Read a bit of the New Yorker at break — horrified at the tone of voice: superior and deprecatory at the same time: yes we are weary here at the end of the millenium, but will still have a dry sense of humor — I find it totally false and sad, an evasion of reality while pretending to be realist.  Someone said after the dialogue exercise how powerful it was to be in the truth — yes, and when we are in the truth there’s no need to be superior and cynical and deprecatory.

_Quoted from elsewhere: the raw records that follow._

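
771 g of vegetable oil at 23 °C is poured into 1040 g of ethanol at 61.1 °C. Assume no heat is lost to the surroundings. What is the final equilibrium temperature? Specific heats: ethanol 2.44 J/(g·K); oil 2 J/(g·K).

T_f ≈ 46.7 °C

Taking heat into each body as positive, Σ m c ΔT = 0:
1040·2.44·(T − 61.1) + 771·2·(T − 23) = 0
(2537.6 + 1542) T = 2537.6·61.1 + 1542·23
T = 190513/4079.6 ≈ 46.70 °C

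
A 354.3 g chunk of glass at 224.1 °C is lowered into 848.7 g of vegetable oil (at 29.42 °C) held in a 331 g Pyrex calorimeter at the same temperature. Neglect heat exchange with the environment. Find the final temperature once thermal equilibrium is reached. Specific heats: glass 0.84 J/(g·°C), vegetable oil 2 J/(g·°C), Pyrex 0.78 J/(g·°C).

T_f ≈ 55.1 °C

Setting the total heat transfer to zero:
354.3·0.84·(T − 224.1) + 848.7·2·(T − 29.42) + 331·0.78·(T − 29.42) = 0
2253.2 T = 124228
T = 124228 / 2253.2 = 55.1 °C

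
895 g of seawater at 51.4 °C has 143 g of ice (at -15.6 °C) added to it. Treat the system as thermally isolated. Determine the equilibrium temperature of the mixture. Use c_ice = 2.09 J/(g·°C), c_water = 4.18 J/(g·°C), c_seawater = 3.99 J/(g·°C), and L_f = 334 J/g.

T_f ≈ 31.5 °C

Conservation of energy gives ΣQ = 0:
ice -15.6→0 °C: 143×2.09×15.6 = 4662.4; melt ice: 143×334 = 47762; warm the meltwater: 597.74 T; seawater: 3571.1(T − 51.4)
4168.8 T = 183552 − 52424 = 131128
T ≈ 31.45 °C. Since T > 0 °C, the all-ice-melts assumption holds.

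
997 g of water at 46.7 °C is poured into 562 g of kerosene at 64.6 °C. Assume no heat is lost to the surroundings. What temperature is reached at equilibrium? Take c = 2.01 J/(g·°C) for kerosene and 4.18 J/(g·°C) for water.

Heat lost by the kerosene equals heat gained by the water:
562*2.01*(64.6 − T) = 997*4.18*(T − 46.7)
1129.6(64.6 − T) = 4167.5(T − 46.7)
5297.1 T = 267594  ⇒  T ≈ 50.52 °C

T_f ≈ 50.5 °C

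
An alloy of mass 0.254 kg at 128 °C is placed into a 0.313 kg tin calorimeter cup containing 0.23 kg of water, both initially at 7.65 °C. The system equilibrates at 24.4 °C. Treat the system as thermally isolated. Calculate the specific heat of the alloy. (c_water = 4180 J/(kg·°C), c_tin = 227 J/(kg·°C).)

c ≈ 657 J/(kg·°C)

Conservation of energy gives ΣQ = 0:
0.254·c·(24.4 − 128) + 0.23·4180·(24.4 − 7.65) + 0.313·227·(24.4 − 7.65) = 0
-26.31 c = -17294
c = -17294/-26.31 ≈ 657.2 J/(kg·°C)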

Let’s see.  Dialogue work.  I worked with the Second “Creepy Man” painting and the “Woman with Masks.”  To “Creepy Man” I said “You seem very chaotic, ungrounded.”  The painting responded “I like my chaos.  I am ungrounded because I’m springing off the ground.”  I described the blue line as “bone”.  Asked to speak for the blue line, I had to grope for words “cold— ancient — Iceland, Greenland — north,” but what I remembered was the hut of the north, built of icycles and bones, that I had drawn in my medicine journey.  Shaun said it was like being at a seance with an Icelandic shaman.  For the black crescent moon I also had a hard time finding words, said something about “New Moon begins in darkness,” then that the moon was a sickle, a curved knife to cut the umbilical cord.  Later, when the others were allowed to respond, Enid sang a beautiful chilling soaring chant to the moon that gave me goose bumps it was so exactly what that moon was about.

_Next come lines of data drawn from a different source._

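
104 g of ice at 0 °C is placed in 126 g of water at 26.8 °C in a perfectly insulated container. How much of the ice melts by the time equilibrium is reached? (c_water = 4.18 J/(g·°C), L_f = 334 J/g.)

Heat available from the water dropping to 0 °C: 126·4.18·26.8 = 14115 J.
To melt every bit of ice: 104·334 = 34736 J.
That's not enough to melt it all — equilibrium is at 0 °C with ice remaining.
m_melt = 14115 / L_f = 42.26 g.

m_melted ≈ 42.3 g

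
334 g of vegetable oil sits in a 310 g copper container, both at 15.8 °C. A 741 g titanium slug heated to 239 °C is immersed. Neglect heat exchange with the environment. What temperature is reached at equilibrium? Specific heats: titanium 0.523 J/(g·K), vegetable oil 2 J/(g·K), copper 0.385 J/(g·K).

T_f ≈ 89.4 °C

Net heat exchanged in the isolated system is zero:
741×0.523×(T − 239) + 334×2×(T − 15.8) + 310×0.385×(T − 15.8) = 0
387.54(T − 239) + 668(T − 15.8) + 119.35(T − 15.8) = 0
(387.54 + 668 + 119.35) T = 387.54×239 + 668×15.8 + 119.35×15.8
T = 105063/1174.9 ≈ 89.42 °C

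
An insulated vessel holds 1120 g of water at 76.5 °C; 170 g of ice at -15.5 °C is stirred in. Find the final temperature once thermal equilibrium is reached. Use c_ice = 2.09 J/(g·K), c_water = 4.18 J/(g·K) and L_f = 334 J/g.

T_f ≈ 54.9 °C

Sum of m c ΔT and latent-heat terms is zero:
ice -15.5→0 °C: 170×2.09×15.5 = 5507.1
  melt ice: 170×334 = 56780
  warm the meltwater: 710.6 T
  water: 4681.6(T − 76.5)
5392.2 T = 358142 − 62287 = 295855
T ≈ 54.87 °C. Since T > 0 °C, the all-ice-melts assumption holds.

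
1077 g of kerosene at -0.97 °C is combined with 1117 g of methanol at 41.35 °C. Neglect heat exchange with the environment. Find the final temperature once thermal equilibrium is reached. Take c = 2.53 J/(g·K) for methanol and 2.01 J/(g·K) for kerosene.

T_f ≈ 23.0 °C

T_f is the heat-capacity-weighted average of the initial temperatures:
T_f = (2826*41.35 + 2164.8*(-0.97)) / (2826 + 2164.8)
    = 114756 / 4990.8 ≈ 22.99 °C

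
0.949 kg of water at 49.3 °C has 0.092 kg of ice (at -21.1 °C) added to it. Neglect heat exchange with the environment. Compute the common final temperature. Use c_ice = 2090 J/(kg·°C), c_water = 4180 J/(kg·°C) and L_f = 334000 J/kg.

Let T be the final temperature. ΣQ_i = 0:
ice -21.1→0 °C: 0.092×2090×21.1 = 4057.1
  fusion: m_ice L_f = 0.092×334000 = 30728
  warm the meltwater: 384.56 T
  water cools: 0.949×4180×(T − 49.3) = 3966.8(T − 49.3)
4351.4 T = 195564 − 34785 = 160779
T ≈ 36.95 °C — above 0 °C, consistent with complete melting.

T_f ≈ 36.9 °C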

When I moved to the other painting I found myself embarrassed and uncomfortable with the fullness of the breasts, but when I spoke for them — no, what happened?  Shaun said, holding his hands to his heart, “I’ve got a lot in here,” and that opened the door.  I burst into tears saying “O yes, I have so much inside, endless stores of grain, and bolts of cloth and melons, and glass vases —— and I’d like to give it all away, but I’m afraid people won’t like me, will get angry at me, and so I hide what I’ve got.”

I wish I had taken pictures of my works, I don’t remember now what they looked like. Reading this, I didn’t remember what Shaun said of me. I told Erica and she thought it was important so I decided to do this blog post.

I find it interesting that I couldn’t remember more of what Shaun said to me.  I think it was “don’t think you’re so great” controlling what I could remember. I’m glad I got as much as I did.